1、环境
单机版、windows系统、python3.6、gensim模块
参考文献:
https://pypi.org/project/gensim/
https://radimrehurek.com/gensim/
https://www.jianshu.com/p/6e07729c6c5b
2、gensim安装 https://pypi.org/project/gensim/
一般可以直接通过 pip install -U gensim安装
如果没有网络环境,可以在下载相应安装包 安装(会有其他包依赖问题,需要逐个安装)
3、通过gensim计算文章相似度 https://radimrehurek.com/gensim/similarities/docsim.html
3.1 cosine相似度 cosine similarity
a)gensim.similarities.docsim.
MatrixSimilarity (矩阵向量,内存运算)
b) gensim.similarities.docsim.
Similarity (动态运算,如果MatrixSimilarity、SparseMatrixSimilarity数据量大,无法计算时,可使用)
c) gensim.similarities.docsim.
SparseMatrixSimilarity (稀疏向量输入,内存运算)
3.2 wmd相似度
gensim.similarities.docsim.
WmdSimilarity
4、简易代码
数据输入(text): 分词完之后的词向量, 如[["love","China"], ["weather", "sunny"]]

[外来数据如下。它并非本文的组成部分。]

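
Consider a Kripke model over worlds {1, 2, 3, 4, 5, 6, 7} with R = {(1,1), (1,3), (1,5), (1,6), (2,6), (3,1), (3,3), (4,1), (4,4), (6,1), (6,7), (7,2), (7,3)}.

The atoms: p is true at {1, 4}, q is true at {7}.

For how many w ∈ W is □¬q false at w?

1: successors {1, 3, 5, 6}; ¬q there: 1:T, 3:T, 5:T, 6:T. ✓
2: successors {6}; ¬q there: 6:T. ✓
3: successors {1, 3}; ¬q there: 1:T, 3:T. ✓
4: successors {1, 4}; ¬q there: 1:T, 4:T. ✓
5: no successors, so □¬q holds vacuously. ✓
6: successors {1, 7}; ¬q there: 1:T, 7:F. ✗
7: successors {2, 3}; ¬q there: 2:T, 3:T. ✓
Satisfying worlds: {1, 2, 3, 4, 5, 7}.
So □¬q fails at the other 1 world.

1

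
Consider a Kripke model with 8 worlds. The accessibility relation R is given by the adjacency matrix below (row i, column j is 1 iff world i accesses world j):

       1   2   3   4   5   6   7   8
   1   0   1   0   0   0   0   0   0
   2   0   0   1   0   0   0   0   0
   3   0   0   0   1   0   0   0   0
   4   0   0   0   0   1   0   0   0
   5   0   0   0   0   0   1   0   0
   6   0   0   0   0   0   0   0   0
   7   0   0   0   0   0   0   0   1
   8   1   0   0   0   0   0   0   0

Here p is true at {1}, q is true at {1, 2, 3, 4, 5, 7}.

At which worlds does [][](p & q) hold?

1: successors {2}; [](p & q) there: 2:F. ✗
2: successors {3}; [](p & q) there: 3:F. ✗
3: successors {4}; [](p & q) there: 4:F. ✗
4: successors {5}; [](p & q) there: 5:F. ✗
5: successors {6}; [](p & q) there: 6:T. ✓
6: no successors, so [][](p & q) holds vacuously. ✓
7: successors {8}; [](p & q) there: 8:T. ✓
8: successors {1}; [](p & q) there: 1:F. ✗

{5, 6, 7}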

from gensim.models import Word2Vec
from gensim.similarities import WmdSimilarity, Similarity, MatrixSimilarity, SparseMatrixSimilarity
from gensim import corpora, models
#文章输入
text = [["love","China"], ["weather", "sunny"]]
#将相似度向量转成list
def index2list(index):
doc_sim_list = []
for s in index:
try:
doc_sim_list.append(s)
except:
print ("there is something woring at index : {0}".format(s))
return doc_sim_list
##WmdSimilarity
#获取词向量模型
model = Word2Vec(text, min_count=1)
#计算WmdSimilarity
index = WmdSimilarity(text, model)
doc_sim_list = index2list(index)
##cosine similarity
#构建词语字典
dictionary = corpora.Dictionary(text)
#将文章转成此向量
corpus = [dictionary.doc2bow(t) for t in text]
#SparseMatrixSimilarity
index = SparseMatrixSimilarity(corpus, num_features=len(dictionary))
doc_sim_list = index2list(index)
#MatrixSimilarity
index = MatrixSimilarity(corpus, num_features=len(dictionary))
doc_sim_list = index2list(index)
#Similarity
#idf computation
tfidf_model = models.TfidfModel(corpus)
tfidf = tfidf_model[corpus]
index = Similarity("Similarity-index", tfidf, num_features=len(dictionary))
doc_sim_list = index2list(index)